Transfusion medicine Flashcards
How is cryo obtained
FFP is thawed and largest proteins precipitate out (vWF, factor XIII, fibrinogen)
- then centrifuged, expressing off cryo-poor plasma
What is aphaeresis?
Centrifugation of blood to separate into plasma and platelets
What is pathogen reduction technology
- technology that inactivates broad spectrum of pathogens and T-cells (thus may reduce risk of GVHD) in blood products
- not yet readily available in the US
Only indication for transfusion above 7
ACS NOT CAD
Platelet goal if bleeding
50K
Platelet goal for neurosurgery
100K
Platelet goal if septic
20k
platelet goal for bone marrow biopsy
20k
Per ASCO what is the indication for transfusion for thrombocytopenia patient
NO THRESHOLD to transfuse unless bleeding
- They can be walking around with platelets of 6
platelet threshold for central line placement
20k
General rule of thumb for increase in platelet count from 1 aphaeresis unit or 4-6 whole blood pooled
40K
When do you see a marked increase in GI bleeding in terms of platelet level + why
Platelet count less than 5k (the daily requirement for vascular endothelial maintenance is around 7k)
Indications for FFP
1) PT or PTT greater than 1.5x with active bleeding
2) Massive transfusion
3) MAHA (TTP or HUS)
4) reversal of nutritional vitamin k deficiency or warfarin overdose with active bleeding
Use of FFP for INR reversal in the absence of bleeding
Not well supported but common in practice
PCC is FDA approved for what?
Urgent reversal for supra therapeutic warfarin with active bleeding
PCC contains
vitamin-k dependent clotting factors
what does cryo have
- vWF
- fibrinogen
- Factor VIII, Factor XIII
Common indications for cryo
- think about what it contains
1) hypofibrinogenemia (less than 100)
2) factor XIII deficiency
3) vWF if no DDAVP
4) uremic platelet dysfunction
Rule of thumb for how much cryo will increase fibrinogen
10 units to increase fibrinogen by 100 mg/dL
Products that are leukoreduced
RBC and platelets (leukoreduction…)
How leukoreduction works
Filters out WBC’s
Indications for leukoreduction
1) transplant patients (Reduce HLA alloimmunization)

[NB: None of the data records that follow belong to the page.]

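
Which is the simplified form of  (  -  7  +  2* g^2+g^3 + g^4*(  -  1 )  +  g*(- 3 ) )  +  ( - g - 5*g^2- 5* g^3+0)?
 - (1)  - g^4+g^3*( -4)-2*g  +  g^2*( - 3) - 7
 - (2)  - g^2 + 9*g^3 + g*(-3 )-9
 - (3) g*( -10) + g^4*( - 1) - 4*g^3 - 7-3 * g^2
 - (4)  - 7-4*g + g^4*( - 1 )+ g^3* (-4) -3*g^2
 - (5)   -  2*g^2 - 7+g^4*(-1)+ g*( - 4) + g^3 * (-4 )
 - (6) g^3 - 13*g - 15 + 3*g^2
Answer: 4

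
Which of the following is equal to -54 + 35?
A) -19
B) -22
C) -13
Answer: A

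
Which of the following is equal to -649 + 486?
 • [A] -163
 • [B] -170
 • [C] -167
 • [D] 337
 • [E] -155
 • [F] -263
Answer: A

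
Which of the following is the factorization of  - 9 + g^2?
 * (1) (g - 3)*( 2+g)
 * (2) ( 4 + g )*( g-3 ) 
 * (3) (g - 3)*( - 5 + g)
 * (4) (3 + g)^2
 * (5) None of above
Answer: 5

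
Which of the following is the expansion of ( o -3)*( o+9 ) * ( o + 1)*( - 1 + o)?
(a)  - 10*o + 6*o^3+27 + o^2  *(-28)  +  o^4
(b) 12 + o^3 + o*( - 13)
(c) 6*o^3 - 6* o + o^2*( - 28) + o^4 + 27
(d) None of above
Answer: c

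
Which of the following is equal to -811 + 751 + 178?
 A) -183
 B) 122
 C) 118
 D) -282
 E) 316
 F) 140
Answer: C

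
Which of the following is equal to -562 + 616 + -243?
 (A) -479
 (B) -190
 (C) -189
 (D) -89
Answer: C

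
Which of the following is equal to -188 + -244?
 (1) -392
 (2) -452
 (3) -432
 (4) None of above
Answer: 3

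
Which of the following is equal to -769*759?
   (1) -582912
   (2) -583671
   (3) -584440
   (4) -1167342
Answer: 2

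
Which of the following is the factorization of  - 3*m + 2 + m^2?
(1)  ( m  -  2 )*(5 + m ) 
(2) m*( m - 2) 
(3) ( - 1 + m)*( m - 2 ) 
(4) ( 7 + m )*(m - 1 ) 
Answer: 3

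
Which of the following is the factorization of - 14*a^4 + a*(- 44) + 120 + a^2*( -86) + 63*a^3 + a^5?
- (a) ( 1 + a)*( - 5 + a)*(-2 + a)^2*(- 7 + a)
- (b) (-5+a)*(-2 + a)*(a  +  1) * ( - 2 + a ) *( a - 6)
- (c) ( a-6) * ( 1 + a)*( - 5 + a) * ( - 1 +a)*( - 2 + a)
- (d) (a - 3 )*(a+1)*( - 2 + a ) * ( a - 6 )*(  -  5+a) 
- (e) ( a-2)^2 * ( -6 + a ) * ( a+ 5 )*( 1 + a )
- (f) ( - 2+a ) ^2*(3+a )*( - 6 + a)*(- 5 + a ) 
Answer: b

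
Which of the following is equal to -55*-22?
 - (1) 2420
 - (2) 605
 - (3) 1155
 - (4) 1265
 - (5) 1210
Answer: 5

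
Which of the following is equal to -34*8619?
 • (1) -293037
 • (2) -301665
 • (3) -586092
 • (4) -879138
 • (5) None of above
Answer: 5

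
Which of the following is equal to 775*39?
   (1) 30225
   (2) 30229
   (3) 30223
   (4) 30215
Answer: 1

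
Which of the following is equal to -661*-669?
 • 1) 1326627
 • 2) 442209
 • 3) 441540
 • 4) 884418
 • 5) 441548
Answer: 2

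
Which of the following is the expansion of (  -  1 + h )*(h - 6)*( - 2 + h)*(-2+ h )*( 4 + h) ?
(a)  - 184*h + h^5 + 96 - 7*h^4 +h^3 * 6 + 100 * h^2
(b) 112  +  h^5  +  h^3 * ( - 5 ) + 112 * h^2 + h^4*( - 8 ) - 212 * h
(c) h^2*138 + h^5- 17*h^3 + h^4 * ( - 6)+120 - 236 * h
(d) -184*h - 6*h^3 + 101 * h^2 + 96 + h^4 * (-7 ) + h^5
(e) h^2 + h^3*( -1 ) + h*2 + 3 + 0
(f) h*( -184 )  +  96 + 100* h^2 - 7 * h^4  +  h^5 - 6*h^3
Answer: f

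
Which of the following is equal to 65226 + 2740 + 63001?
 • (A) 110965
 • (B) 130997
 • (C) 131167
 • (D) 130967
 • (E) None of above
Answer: D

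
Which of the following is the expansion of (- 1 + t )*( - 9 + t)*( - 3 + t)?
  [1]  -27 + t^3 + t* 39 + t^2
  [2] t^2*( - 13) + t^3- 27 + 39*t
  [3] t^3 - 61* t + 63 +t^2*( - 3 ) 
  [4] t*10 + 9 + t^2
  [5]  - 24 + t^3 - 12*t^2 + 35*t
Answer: 2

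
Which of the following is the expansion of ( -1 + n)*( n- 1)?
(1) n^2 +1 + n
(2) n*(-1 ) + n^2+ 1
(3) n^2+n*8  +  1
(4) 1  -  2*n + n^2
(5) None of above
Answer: 4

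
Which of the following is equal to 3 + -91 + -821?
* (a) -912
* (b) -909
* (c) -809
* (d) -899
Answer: b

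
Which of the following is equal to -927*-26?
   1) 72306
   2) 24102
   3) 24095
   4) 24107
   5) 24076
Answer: 2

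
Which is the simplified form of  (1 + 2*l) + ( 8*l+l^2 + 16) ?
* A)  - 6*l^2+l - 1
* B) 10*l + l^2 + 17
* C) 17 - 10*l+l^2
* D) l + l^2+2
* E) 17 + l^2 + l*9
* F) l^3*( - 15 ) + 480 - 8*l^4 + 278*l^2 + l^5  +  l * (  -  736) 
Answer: B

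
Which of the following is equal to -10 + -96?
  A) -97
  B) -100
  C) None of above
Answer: C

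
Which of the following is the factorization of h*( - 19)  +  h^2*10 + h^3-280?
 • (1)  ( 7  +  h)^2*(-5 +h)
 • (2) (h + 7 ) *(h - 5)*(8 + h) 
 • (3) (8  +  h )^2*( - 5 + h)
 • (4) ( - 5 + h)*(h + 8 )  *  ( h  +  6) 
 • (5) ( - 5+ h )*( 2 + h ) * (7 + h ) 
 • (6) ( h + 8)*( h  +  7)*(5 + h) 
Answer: 2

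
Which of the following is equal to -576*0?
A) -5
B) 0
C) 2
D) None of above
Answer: B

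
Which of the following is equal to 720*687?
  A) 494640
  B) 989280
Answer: A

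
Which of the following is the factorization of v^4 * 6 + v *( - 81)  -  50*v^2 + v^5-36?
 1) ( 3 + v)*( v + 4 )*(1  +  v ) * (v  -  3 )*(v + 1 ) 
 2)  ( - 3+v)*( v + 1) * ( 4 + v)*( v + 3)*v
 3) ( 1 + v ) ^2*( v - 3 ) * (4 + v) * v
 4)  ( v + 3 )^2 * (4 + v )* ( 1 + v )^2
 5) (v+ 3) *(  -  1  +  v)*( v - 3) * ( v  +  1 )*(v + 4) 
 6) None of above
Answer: 1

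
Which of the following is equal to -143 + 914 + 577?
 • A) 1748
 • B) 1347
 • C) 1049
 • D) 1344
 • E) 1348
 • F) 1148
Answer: E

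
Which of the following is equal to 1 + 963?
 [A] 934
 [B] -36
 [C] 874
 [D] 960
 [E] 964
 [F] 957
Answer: E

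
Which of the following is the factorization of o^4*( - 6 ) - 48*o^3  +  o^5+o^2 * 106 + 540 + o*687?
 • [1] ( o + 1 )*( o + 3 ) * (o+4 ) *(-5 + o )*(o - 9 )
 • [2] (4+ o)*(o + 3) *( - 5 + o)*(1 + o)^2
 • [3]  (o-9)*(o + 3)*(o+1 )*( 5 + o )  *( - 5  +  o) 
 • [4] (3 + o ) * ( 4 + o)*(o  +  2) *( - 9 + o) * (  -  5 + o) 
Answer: 1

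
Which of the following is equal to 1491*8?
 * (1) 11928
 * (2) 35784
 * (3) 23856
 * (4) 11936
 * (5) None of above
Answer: 1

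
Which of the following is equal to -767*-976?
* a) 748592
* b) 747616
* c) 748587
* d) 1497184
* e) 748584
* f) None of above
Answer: a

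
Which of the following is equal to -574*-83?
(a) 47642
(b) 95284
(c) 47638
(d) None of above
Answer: a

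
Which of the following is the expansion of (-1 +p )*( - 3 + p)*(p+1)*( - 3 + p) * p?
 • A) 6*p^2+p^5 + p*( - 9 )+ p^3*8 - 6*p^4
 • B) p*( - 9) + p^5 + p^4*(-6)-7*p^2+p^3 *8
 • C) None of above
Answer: A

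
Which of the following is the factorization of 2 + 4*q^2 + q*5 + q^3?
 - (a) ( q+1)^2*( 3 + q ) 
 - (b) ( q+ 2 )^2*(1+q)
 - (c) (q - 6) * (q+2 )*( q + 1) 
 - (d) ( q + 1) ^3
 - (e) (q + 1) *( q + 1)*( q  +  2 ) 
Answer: e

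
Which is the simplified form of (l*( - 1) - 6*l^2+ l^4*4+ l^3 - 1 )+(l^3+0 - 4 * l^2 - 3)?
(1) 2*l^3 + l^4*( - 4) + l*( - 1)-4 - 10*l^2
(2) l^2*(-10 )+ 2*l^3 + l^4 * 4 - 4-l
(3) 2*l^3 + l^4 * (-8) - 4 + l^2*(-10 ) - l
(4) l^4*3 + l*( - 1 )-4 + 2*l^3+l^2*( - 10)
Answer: 2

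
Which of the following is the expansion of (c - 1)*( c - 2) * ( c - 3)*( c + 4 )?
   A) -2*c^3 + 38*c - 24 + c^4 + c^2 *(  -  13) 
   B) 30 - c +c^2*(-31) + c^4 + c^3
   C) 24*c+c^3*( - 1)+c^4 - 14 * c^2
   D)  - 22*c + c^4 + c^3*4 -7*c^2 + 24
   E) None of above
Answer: A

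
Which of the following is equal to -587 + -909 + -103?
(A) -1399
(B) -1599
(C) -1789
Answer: B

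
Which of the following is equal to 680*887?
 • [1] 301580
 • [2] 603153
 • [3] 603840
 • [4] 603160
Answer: 4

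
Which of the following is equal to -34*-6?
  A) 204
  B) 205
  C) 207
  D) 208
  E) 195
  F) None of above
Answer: A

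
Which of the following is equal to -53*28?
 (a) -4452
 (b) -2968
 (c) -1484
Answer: c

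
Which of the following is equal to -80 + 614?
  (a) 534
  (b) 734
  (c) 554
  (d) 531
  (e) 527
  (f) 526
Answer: a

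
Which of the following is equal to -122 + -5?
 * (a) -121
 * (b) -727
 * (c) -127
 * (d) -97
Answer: c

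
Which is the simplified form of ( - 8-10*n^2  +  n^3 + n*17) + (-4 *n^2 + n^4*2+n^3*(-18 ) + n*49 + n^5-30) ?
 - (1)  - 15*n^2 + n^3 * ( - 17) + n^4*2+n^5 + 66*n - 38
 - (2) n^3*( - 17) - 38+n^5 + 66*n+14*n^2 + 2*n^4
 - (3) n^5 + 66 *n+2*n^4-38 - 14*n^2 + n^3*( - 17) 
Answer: 3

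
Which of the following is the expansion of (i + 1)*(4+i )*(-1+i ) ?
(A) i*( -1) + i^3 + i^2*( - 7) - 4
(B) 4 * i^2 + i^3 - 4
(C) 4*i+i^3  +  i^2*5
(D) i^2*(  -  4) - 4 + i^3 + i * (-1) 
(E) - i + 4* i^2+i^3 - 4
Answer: E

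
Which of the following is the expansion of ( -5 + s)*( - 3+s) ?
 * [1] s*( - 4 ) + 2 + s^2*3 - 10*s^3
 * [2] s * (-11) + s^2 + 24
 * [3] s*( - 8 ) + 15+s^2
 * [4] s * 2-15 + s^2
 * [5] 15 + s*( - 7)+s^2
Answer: 3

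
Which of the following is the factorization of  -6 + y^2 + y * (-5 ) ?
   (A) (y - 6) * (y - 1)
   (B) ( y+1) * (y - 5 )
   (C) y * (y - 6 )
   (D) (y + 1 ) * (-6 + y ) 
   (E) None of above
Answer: D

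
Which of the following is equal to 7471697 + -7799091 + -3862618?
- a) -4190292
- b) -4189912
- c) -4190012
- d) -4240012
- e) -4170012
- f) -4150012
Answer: c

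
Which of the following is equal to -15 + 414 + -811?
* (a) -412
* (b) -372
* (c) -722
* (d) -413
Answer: a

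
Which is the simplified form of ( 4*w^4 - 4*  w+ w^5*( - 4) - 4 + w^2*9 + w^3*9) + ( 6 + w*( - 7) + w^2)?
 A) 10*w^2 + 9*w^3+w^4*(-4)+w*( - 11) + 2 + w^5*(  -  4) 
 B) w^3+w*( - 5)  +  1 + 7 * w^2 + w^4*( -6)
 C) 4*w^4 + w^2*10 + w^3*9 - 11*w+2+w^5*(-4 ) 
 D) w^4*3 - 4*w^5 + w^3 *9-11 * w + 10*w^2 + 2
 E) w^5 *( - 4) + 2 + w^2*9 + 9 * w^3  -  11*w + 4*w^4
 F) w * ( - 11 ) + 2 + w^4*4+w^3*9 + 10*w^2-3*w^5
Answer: C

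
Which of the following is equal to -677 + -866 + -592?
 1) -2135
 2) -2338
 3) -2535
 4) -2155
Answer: 1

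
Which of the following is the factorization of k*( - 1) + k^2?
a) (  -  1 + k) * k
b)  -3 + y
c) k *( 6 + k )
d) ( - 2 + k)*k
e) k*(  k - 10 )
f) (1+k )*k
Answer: a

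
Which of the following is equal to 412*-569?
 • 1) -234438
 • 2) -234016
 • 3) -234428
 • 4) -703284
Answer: 3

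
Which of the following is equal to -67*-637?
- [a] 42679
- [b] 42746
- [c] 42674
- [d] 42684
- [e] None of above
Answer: a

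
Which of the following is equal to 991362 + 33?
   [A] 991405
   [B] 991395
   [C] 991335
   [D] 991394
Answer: B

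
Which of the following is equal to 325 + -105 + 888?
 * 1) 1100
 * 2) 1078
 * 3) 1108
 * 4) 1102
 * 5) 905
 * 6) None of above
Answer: 3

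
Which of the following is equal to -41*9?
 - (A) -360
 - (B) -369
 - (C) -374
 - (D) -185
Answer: B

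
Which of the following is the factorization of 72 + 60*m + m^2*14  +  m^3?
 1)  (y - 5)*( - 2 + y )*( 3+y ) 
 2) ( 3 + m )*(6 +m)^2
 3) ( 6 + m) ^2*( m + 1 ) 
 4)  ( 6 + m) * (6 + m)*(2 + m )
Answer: 4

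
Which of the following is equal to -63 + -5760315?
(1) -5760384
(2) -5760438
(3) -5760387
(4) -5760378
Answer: 4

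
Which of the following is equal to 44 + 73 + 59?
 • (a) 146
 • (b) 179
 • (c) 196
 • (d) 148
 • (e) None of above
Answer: e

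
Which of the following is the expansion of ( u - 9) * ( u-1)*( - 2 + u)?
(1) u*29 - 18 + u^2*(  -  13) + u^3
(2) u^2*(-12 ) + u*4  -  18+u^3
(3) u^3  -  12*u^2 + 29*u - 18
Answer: 3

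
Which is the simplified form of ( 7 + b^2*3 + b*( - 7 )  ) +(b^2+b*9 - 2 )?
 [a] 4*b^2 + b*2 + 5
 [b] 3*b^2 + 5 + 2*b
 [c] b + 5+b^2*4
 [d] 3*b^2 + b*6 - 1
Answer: a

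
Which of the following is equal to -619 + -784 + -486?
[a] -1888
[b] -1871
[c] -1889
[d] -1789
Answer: c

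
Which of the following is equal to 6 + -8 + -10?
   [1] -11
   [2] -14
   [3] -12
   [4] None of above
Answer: 3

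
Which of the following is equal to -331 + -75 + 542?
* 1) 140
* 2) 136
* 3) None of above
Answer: 2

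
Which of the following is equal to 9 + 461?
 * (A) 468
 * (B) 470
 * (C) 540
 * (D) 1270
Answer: B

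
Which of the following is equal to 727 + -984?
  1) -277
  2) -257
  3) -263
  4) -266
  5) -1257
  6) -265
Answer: 2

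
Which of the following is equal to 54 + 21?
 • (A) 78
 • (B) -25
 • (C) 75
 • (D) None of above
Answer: C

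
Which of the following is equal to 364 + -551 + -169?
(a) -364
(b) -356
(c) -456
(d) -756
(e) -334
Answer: b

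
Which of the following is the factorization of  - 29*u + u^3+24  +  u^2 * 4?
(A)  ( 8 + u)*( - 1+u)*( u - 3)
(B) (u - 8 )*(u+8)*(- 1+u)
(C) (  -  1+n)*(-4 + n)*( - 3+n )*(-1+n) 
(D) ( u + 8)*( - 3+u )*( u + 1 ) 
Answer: A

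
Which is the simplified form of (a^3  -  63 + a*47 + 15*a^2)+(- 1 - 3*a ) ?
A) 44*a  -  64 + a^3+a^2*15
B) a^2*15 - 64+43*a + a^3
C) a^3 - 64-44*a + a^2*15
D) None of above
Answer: A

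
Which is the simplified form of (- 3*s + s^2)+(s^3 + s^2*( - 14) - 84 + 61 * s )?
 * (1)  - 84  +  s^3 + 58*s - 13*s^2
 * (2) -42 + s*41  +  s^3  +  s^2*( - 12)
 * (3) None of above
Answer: 1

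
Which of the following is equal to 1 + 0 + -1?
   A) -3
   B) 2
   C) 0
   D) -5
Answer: C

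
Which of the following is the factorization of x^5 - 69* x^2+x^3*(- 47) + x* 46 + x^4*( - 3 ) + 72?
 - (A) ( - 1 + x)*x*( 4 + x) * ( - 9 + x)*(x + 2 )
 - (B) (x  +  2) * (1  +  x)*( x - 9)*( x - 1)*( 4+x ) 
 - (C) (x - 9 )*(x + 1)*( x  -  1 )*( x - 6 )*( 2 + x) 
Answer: B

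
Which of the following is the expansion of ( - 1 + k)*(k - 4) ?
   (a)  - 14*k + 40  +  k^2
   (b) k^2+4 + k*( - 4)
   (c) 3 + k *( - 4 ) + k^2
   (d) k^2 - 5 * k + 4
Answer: d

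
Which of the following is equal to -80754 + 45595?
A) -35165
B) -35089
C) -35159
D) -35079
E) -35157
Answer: C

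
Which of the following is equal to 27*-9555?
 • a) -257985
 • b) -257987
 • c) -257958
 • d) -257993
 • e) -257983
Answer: a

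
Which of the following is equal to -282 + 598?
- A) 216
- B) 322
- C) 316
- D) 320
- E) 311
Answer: C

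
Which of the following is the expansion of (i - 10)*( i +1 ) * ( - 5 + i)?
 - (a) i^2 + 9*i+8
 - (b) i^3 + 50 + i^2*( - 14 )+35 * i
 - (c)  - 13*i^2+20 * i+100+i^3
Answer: b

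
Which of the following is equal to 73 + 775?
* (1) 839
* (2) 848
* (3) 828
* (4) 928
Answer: 2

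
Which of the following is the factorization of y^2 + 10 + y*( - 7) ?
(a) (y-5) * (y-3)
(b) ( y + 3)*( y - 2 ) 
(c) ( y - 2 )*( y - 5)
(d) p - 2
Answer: c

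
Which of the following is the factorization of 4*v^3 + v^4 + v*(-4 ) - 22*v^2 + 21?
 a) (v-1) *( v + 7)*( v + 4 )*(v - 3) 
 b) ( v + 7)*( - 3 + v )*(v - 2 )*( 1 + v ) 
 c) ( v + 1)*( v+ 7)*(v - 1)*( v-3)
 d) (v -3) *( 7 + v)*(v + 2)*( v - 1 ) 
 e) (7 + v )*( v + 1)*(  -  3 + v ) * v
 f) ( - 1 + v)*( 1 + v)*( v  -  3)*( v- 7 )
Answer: c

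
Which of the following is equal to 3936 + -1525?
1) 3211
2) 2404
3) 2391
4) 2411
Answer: 4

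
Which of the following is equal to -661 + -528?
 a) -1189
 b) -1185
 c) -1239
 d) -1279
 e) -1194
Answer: a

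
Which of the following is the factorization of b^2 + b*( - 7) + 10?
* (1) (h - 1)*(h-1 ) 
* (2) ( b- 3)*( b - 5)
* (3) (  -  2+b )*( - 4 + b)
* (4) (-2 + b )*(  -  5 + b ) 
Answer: 4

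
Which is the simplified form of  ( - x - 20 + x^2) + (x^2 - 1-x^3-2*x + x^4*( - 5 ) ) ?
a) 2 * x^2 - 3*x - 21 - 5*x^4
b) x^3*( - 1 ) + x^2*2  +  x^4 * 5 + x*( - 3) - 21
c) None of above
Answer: c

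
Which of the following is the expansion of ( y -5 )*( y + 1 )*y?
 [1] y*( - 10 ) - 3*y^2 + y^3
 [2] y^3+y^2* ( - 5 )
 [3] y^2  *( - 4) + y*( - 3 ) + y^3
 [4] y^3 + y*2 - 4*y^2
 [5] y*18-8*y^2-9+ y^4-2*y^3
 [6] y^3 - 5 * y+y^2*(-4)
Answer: 6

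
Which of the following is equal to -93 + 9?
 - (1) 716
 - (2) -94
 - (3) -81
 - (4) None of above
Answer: 4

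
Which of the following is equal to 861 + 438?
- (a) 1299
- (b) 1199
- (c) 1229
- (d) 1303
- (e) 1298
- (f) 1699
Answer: a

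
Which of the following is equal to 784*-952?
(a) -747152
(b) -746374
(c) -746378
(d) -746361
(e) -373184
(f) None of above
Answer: f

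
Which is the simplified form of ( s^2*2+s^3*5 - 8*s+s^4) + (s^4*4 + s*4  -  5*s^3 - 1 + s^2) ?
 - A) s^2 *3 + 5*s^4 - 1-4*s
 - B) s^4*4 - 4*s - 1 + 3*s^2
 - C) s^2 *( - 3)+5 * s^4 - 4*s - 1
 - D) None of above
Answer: A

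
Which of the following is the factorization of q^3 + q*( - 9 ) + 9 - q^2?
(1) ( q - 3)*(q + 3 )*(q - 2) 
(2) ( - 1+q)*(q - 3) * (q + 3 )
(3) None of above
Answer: 2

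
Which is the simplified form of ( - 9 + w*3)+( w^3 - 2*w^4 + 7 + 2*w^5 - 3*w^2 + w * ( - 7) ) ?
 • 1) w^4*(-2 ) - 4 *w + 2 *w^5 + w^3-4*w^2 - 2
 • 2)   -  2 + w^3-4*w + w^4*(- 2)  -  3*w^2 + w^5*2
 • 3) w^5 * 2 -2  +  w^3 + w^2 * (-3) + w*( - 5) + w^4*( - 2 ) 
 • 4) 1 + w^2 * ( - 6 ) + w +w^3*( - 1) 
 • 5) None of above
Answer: 2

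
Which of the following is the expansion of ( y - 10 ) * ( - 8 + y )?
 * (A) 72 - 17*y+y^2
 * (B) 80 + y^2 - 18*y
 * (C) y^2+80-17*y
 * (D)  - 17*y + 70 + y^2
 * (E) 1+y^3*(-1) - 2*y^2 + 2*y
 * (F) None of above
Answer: B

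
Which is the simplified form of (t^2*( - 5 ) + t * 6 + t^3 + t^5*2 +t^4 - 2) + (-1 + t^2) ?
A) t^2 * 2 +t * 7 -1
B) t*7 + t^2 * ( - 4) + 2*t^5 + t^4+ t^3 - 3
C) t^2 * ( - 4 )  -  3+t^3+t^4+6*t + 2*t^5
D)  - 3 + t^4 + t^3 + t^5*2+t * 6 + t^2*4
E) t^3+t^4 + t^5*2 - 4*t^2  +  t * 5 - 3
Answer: C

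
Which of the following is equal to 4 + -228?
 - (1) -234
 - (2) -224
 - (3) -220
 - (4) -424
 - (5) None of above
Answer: 2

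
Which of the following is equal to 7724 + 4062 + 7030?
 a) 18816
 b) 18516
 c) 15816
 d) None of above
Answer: a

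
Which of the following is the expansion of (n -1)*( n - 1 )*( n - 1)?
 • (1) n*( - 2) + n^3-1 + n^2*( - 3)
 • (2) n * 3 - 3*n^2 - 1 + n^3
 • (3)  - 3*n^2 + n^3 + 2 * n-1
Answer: 2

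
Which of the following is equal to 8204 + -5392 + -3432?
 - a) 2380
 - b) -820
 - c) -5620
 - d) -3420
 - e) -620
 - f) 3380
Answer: e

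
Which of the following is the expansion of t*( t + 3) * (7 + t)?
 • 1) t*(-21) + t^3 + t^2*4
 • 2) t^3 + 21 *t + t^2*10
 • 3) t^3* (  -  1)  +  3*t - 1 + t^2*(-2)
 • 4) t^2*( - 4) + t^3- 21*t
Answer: 2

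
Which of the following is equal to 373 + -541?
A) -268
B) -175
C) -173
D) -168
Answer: D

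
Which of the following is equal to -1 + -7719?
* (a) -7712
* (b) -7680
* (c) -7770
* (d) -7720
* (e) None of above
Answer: d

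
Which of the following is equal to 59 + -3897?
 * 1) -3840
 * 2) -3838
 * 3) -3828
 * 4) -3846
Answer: 2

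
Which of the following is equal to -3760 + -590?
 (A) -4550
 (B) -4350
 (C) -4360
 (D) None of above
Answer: B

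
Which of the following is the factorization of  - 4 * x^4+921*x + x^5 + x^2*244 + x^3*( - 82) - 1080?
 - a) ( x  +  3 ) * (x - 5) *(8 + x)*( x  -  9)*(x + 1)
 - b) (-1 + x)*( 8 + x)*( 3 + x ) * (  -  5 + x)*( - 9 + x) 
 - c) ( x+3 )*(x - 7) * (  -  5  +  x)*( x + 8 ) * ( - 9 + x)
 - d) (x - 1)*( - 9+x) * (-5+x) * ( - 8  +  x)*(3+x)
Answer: b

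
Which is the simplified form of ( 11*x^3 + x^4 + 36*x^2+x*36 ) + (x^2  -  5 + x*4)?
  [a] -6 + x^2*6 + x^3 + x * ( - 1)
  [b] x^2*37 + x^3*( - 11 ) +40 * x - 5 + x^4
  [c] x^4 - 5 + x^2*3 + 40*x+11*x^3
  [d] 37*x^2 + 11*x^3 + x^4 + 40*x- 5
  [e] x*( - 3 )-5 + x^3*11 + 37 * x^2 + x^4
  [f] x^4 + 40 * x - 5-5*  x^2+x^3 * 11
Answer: d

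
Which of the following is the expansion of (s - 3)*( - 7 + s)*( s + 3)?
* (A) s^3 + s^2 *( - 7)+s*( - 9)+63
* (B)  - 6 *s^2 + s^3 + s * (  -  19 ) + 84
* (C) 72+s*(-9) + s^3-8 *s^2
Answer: A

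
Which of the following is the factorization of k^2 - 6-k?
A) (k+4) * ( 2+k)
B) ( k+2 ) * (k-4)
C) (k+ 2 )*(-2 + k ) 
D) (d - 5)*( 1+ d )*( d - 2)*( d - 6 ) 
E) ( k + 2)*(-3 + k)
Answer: E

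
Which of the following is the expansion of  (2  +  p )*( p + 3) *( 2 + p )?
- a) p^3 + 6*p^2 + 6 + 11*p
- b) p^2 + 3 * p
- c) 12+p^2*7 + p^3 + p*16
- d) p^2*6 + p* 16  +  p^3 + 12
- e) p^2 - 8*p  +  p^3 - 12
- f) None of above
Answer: c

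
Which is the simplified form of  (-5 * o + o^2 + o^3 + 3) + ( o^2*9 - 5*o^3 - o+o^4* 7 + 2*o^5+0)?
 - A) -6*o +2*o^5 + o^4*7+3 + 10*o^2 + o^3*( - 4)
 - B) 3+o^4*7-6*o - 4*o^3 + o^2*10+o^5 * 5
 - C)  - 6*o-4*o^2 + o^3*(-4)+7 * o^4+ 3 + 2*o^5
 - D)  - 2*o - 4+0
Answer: A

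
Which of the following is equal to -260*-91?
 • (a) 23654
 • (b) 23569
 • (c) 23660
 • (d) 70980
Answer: c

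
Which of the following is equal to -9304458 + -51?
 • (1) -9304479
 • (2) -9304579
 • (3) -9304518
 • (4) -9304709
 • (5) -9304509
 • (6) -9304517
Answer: 5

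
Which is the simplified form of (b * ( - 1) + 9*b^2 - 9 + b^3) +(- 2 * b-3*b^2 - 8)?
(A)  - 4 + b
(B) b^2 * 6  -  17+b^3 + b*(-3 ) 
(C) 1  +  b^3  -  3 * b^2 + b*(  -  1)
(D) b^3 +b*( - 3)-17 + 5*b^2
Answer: B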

2) Hx of febrile transfusion reactions
3) Reduce CMV (immunocompromised, CMV seronegative pregnant women, transplant CMV-seronegative patients)
How irradiation works + purpose
- Gamma radiation blocks replication of donor T lymphocytes.
- it is an additional step on top of leukoreduction which can help prevent transfusion-associated GVHD
Indications for irradiation
- basically anyone who’s severely immunocompromised
1) stem cell transplant patients (Reduce HLA alloimmunization) + prevent transfusion-associated VHD
2) congenital immunodeficiency
3) Treatment with potent immunosuppressive therapies (purine analogs, ATG, monoclonal antibodies)
Presentation of delayed hemolytic transfusion reaction
- typically asymptomatic
What to think when patients don’t respond to platelet transfusion
HLA alloimmunization (exposure to HLA antigens on donor WBC causes platelet refractoriness)
Indications for plasmapheresis
- TTP
- HUS
- myasthenia gravis
- GBS
- Goodpasture syndrome
- CIDP
- Paraproteinemic polyneuropathy
Indications for red cell exchange
1) acute CVA
2) CVA prophylaxis in SSD
3) malaria
Indications for leukopheresis
1) hyperleukocytosis in AML
virus who’s transmission can be prevented by leukoreduction
CMV (leukocytes can contain CMV)
Why transplant patients need irradiated blood
- reduce transfusion-associated GVHD
- TA-GVHD doesn’t occur after most transfusions because the donor lymphocytes are destroyed by the recipients immune system before they can mount a response against the host.